Spheres of interest*
ifa-Galerie Berlin (24.06.2022 – 18.09.2022)

Six artist were invited over two shows to reflect and do works related to the ifA (Institut for foreign exchange) art collection. The shows were curated by Inka Gressel and Susanne Weiß.

Lizza May David’s contribution to this exhibition is a collaboration with artist Gitte Villesen on Hannah Höch's (1889-1978) collage 'Mischling'. David put her photography THE UNKNOWN FILIPINA along with two other texts in parallel with Franz Klekawka paintings (1925-2001), which she selected from the collection. This collaboration highlights the historic idiosyncrasies and structures of the ifA art collection, and the issue of labor migration in Germany in particular.

One question I am often asked by people from Germany as well as from the Philippines is, "You're a 'Mischling' [half-breed], right?" In Filipino, "Mixed ka ba?". I often say "Yes" so that I don't need to tell my life story from the beginning. That usually satisfies people. But if I answer that both my parents are of Filipino descent and that I was born and went to primary school there, it triggers a whole slew of other questions.
There are also situations where none of that seems to be an issue. Due to my way of speaking, my appearance, and how I was socialised, I am sometimes accepted as "German", depending on the context. Racism doesn't exist in this context. White passing means that regardless of the fact that I identify as Non-white, I am read as White.
In these moments I have felt suspicion and jealousy from people from both countries. Either I have an "exotic bonus" or I'm told "Hindi sya Pilipina" (She's not even Filipina). In both scenarios, I don't seem to be "real" enough. In such situations I notice the boundary of "who are we" and "who is the other" being negotiated via my body. It bothers me.

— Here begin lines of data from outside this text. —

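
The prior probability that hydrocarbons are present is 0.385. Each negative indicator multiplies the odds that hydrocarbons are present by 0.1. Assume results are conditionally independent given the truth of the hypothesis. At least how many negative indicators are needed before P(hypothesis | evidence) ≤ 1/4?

Prior odds = 0.385/0.615 = 77/123.
Likelihood ratio per negative indicator = 0.1.
Target odds: 0.25 ÷ 0.75 = 1/3.
Require 0.1ⁿ ≤ 1/3 ÷ (77/123) = 41/77.
0.1¹ = 0.1, which is already at or below the required 41/77; so n = 1.

1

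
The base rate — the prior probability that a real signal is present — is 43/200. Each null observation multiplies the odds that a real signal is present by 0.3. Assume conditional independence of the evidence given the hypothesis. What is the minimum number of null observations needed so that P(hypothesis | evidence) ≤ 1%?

3

Prior odds: 0.215 ÷ 0.785 = 43/157.
Likelihood ratio per null observation = 0.3.
Target odds: 0.01 ÷ 0.99 = 1/99.
Need (43/157) × 0.3ⁿ ≤ 1/99, i.e. 0.3ⁿ ≤ 157/4257.
0.3² = 0.09 is still above 157/4257 but 0.3³ = 0.027 is at or below it, so n = 3.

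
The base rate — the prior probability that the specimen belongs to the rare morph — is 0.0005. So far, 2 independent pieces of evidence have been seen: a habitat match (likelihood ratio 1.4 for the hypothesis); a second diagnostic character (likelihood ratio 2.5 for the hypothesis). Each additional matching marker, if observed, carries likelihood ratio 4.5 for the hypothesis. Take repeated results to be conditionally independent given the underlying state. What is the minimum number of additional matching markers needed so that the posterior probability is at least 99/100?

8

Prior odds = 0.0005/0.9995 = 1/1999.
Combined Bayes factor of the evidence already in hand = 1.4 × 2.5 = 3.5.
Odds after that evidence = (1/1999) × 3.5 = 7/3998.
Target odds = 0.99/0.01 = 99.
Need 4.5ⁿ ≥ 99 ÷ (7/3998) = 395802/7.
4.5⁷ = 4782969/128 falls short of 395802/7 but 4.5⁸ = 43046721/256 reaches it, so n = 8.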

Hannah Höch's "Mischling" touched that nerve. For this work Hannah Höch chose a woman's portrait, transformed and decontextualised it – all through the lens of her White gaze. There is a part of me that recognises myself in this collage, which shows a racialised woman with a White mouth pasted onto her face.
The unease that the collage "Mischling" triggers in me comes from its reproduction of racist stereotypes. In my conversation with Gitte Villesen and Susanne Weiß on the subject, I am reminded of my image-text work "The Unknown Filipina" (2012).

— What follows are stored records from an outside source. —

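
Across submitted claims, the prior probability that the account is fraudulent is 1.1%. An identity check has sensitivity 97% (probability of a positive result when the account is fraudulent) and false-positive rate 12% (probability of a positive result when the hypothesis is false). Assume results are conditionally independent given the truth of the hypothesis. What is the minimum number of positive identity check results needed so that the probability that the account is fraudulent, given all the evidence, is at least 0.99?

Prior odds = 0.011/0.989 = 11/989.
Likelihood ratio of a positive result = 0.97/0.12 = 97/12.
Target odds: 0.99 ÷ 0.01 = 99.
Require (97/12)ⁿ ≥ 99 ÷ (11/989) = 8901.
(97/12)⁴ = 88529281/20736 falls short of 8901 but (97/12)⁵ ≈34510.6 reaches it, so n = 5.

5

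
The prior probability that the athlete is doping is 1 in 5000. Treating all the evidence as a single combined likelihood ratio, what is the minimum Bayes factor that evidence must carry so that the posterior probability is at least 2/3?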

It consists of a photo of a woman taken by my stepfather Günter Eckart on the streets of Manila in 1971, and a text written by myself. I feel a sense of unease when I look at this photograph, just as I do when I look at Hannah Höch's collage, particularly because I don't know who the subject is and whether she even wanted to be photographed. Today I think the title shows my own structural discomfort about reproducing the "other".
I am reminded of the colonial photograph of another woman whose identity is unknown. It belongs to Cologne businessman Georg Küppers-Loosen's photography collection and it is housed in the Rautenstrauch-Joest-Museum, also in Cologne. Küppers-Loosen (1860-1910) travelled to the Philippines in 1906 and purchased the collection from US-American zoologist and government official Dean Conant Worcester. Worcester had been exploring the islands since 1887. The Philippines were a US-American colony from 1898-1946, making his ethnographic photographic research part of a colonial practice. It is problematic that the "zoological" categorisation of humans into specific types was not constructed until the photographs were taken. These imaginaries and the hierarchical movement to categorise humans into "wild" and "civilised" remain active to this day, structuring violent social realities.